Southampton is monitoring whether Brookhaven’s model can be applied to Shinnecock Bay, where a Stony Brook University restoration project led to a 1,500 percent increase in hard clam harvests from 2012 to 2022. The town this year implemented a 2,000-clam daily limit and is considering a certification system that would require three or four years of licensed experience before allowing work in the most productive areas.
The logic is simple: if restoration efforts succeed in producing abundant resources, those resources must be protected from overuse. The endorsement system encourages long-term commitment to the fishery, rather than allowing newcomers to harvest rewards right away.
Additionally, those mitigation fees approved in January establish a parallel protection system. As pressure on waterfront properties increases—and it will, given Long Island’s housing market—restoration funding directs support toward productive clamming grounds.
“Harvest restrictions can be beneficial for certain fisheries; however, the improvement in water quality and the increase in several shellfish populations facilitated by the breach were instrumental in the enhancement of the hard clam fishery,” Strong said.
While the endorsement system limits access to certain waters, it doesn’t prevent anyone from becoming a bayman. You can obtain a commercial shellfish permit and work in the unrestricted areas of Brookhaven’s underwater lands. You can harvest bay scallops, soft clams, mussels, oysters, and hard clams east of the William Floyd Parkway or in other town waters.

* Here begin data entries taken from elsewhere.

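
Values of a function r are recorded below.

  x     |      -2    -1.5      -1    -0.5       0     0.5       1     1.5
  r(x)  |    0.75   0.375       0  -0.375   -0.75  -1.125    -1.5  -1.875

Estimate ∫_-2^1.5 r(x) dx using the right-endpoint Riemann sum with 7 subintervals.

-2.625

Δx = 0.5.
Sum = 0.5·[0.375 + 0 + (-0.375) + (-0.75) + (-1.125) + (-1.5) + (-1.875)] = -2.625.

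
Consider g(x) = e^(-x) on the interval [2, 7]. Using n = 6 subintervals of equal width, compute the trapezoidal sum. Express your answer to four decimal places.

0.1421

Δx = (7 − 2)/6 = 5/6.
g(2) ≈ 0.1353, g(17/6) ≈ 0.0588, g(11/3) ≈ 0.0256, g(4.5) ≈ 0.0111, g(16/3) ≈ 0.0048, g(37/6) ≈ 0.0021, g(7) ≈ 0.0009.
T_6 = (Δx/2)·[g(x_0) + 2g(x_1) + ... + 2g(x_{5}) + g(x_6)].
Sum ≈ 0.1421.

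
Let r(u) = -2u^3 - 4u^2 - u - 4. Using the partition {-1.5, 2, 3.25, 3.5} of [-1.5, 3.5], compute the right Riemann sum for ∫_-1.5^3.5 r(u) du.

-316.2578125

Subinterval widths: 3.5, 1.25, 0.25.
Right endpoints: 2, 3.25, 3.5.
r(2) = -38, r(3.25) = -118.15625, r(3.5) = -142.25.
Sum = Σ Δu_i · r(u_i).
Sum = -316.2578125.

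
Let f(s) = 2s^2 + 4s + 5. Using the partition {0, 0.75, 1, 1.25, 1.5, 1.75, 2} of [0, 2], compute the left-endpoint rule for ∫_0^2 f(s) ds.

Subinterval widths: 0.75, 0.25, 0.25, 0.25, 0.25, 0.25.
Left endpoints: 0, 0.75, 1, 1.25, 1.5, 1.75.
f(0) = 5, f(0.75) = 9.125, f(1) = 11, f(1.25) = 13.125, f(1.5) = 15.5, f(1.75) = 18.125.
Sum = Σ Δs_i · f(s_i).
Sum = 20.46875.

20.46875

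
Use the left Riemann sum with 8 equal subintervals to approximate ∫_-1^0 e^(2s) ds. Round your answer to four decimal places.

0.3805

Δs = (0 − (-1))/8 = 0.125.
Left endpoints: -1, -0.875, -0.75, -0.625, -0.5, -0.375, -0.25, -0.125.
f(-1) ≈ 0.1353, f(-0.875) ≈ 0.1738, f(-0.75) ≈ 0.2231, f(-0.625) ≈ 0.2865, f(-0.5) ≈ 0.3679, f(-0.375) ≈ 0.4724, f(-0.25) ≈ 0.6065, f(-0.125) ≈ 0.7788.
Sum = Δs · [f(-1) + f(-0.875) + f(-0.75) + ...].
Sum ≈ 0.3805.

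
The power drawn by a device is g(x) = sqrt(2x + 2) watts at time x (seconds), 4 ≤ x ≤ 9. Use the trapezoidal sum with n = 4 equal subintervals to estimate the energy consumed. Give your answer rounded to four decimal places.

Δx = (9 − 4)/4 = 1.25.
g(4) ≈ 3.1623, g(5.25) ≈ 3.5355, g(6.5) ≈ 3.8730, g(7.75) ≈ 4.1833, g(9) ≈ 4.4721.
T_4 = (Δx/2)·[g(x_0) + 2g(x_1) + 2g(x_2) + 2g(x_3) + g(x_4)].
Sum ≈ 19.2613.

19.2613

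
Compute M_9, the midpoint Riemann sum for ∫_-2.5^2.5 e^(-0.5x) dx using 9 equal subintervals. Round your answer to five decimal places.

Δx = (2.5 − (-2.5))/9 = 5/9.
Midpoints: -20/9, -5/3, -10/9, -5/9, 0, 5/9, 10/9, 5/3, 20/9.
f(-20/9) ≈ 3.03773, f(-5/3) ≈ 2.30098, f(-10/9) ≈ 1.74291, f(-5/9) ≈ 1.32019, f(0) ≈ 1.00000, f(5/9) ≈ 0.75747, f(10/9) ≈ 0.57375, f(5/3) ≈ 0.43460, f(20/9) ≈ 0.32919.
Sum = Δx · [f(-20/9) + f(-5/3) + f(-10/9) + ...].
Sum ≈ 6.38712.

6.38712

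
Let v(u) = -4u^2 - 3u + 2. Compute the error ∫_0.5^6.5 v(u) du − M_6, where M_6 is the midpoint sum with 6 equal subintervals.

-2

Exact integral: ∫_0.5^6.5 v(u) du = -417.
M_6 = -415.
Error = -417 − (-415) = -2.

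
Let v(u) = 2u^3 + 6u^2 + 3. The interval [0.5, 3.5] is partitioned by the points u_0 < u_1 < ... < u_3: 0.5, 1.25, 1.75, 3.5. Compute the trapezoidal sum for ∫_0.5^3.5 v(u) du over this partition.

Subinterval widths: 0.75, 0.5, 1.75.
v(0.5) = 4.75, v(1.25) = 16.28125, v(1.75) = 32.09375, v(3.5) = 162.25.
On each subinterval the trapezoid contributes (Δu_i/2)·[v(u_{i-1}) + v(u_i)].
Sum = 190.03125.

190.03125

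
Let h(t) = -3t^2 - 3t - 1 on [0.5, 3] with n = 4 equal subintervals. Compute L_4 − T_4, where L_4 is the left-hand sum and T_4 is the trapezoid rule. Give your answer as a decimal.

10.546875

L_4 = -32.44140625.
T_4 = -42.98828125.
L_4 − T_4 = 10.546875.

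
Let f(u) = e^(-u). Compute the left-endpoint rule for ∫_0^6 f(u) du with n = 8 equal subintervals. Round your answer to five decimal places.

Δu = (6 − 0)/8 = 0.75.
Left endpoints: 0, 0.75, 1.5, 2.25, 3, 3.75, 4.5, 5.25.
f(0) ≈ 1.00000, f(0.75) ≈ 0.47237, f(1.5) ≈ 0.22313, f(2.25) ≈ 0.10540, f(3) ≈ 0.04979, f(3.75) ≈ 0.02352, f(4.5) ≈ 0.01111, f(5.25) ≈ 0.00525.
Sum = Δu · [f(0) + f(0.75) + f(1.5) + ...].
Sum ≈ 1.41792.

1.41792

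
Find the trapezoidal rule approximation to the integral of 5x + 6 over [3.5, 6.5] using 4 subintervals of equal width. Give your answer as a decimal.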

To qualify for the 2026 endorsement, you must have held one in 2025 or meet specific criteria: active military service that prevented you from obtaining one earlier, five consecutive years of holding a commercial shellfish permit from Brookhaven, Islip, or Babylon, a family history of commercial hard clamming in the bay, or demonstrated investment in harvesting equipment plus at least three of the last five years holding a New York State shellfish digger’s license.
Those who didn’t initially qualify were placed on a waiting list. Endorsement holders who didn’t renew by Feb. 14 made room for those on the list, and the total number of permits issued stayed below the cap.
These policies—endorsement programs and responsible Raparian rights—create effective incentive structures: experienced baymen gain reliable access to productive waters, encouraging them to support conservation efforts that ensure long-term sustainability. Development funds the restoration that maintains water productivity. New baymen can enter the fishery, but they’ll work their way into the prime zones rather than arriving at an open-access free-for-all.
J.D. Allen is a lecturer at the School of Communication and Journalism at The State University of New York at Stony Brook. He is an inaugural recipient of the Eric and Wendy Schmidt Award for Science Communication from the National Academies of Science, Engineering, and Medicine for the podcast Higher Ground. J.D. and his family regularly enjoy cafés along the main streets of Great South Bay.